Not necessarily true. If you have a particular bitstream that approximates a waveform, and you use a fourier transform to generate an approximation with sufficient accuracy that it reproduces the same bitstream, you have something lossless.

Also, even if you don't go that far, many lossless algorithms operate by first providing an approximation and then including the (usually small) deltas between the approximation and the actual bitstream.


The Fourier transform itself is an exact mathematical transformation with an exact inverse transform. There's nothing lossy about it.


Mathematically, you are correct. Practically you are not if you consider the transform source.


What do you mean? If the original source is analog and sampled below its Nyquist rate in the analog-to-digital conversion, the process is indeed irreversible. But that all happens before any transforms from the time domain to the frequency domain are in play, so it's a separate issue.

Beyond that, discrete Fourier and cosine transforms as usually implemented are not fully reversible because of loss in precision.

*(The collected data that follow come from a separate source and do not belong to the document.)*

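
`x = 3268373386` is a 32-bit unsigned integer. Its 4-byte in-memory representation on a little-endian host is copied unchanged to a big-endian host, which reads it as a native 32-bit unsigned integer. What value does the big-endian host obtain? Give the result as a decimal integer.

2322321346

3268373386 in 32-bit hexadecimal is 0xC2CF6B8A.
Stored little-endian, the bytes at ascending addresses are 8A 6B CF C2.
Read back as big-endian, the last byte is least significant, giving 0x8A6BCFC2.
0x8A6BCFC2 = 2322321346.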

A colleague of mine blogged about the issue in the context of Haar transforms a few years ago: http://cbloomrants.blogspot.com/2008/09/09-08-08-1.html. By decomposing an orthogonal transform into shears as explained by Charles, you can design reversible fixed-precision variants of the DCT like binDCT: http://citeseerx.ist.psu.edu/viewdoc/summary?doi=10.1.1.41.8...


Sorry it is a separate issue - I should have been more clear.

The original point the OP made was a bad example. Unfortunately I made a poor attempt at explaining that.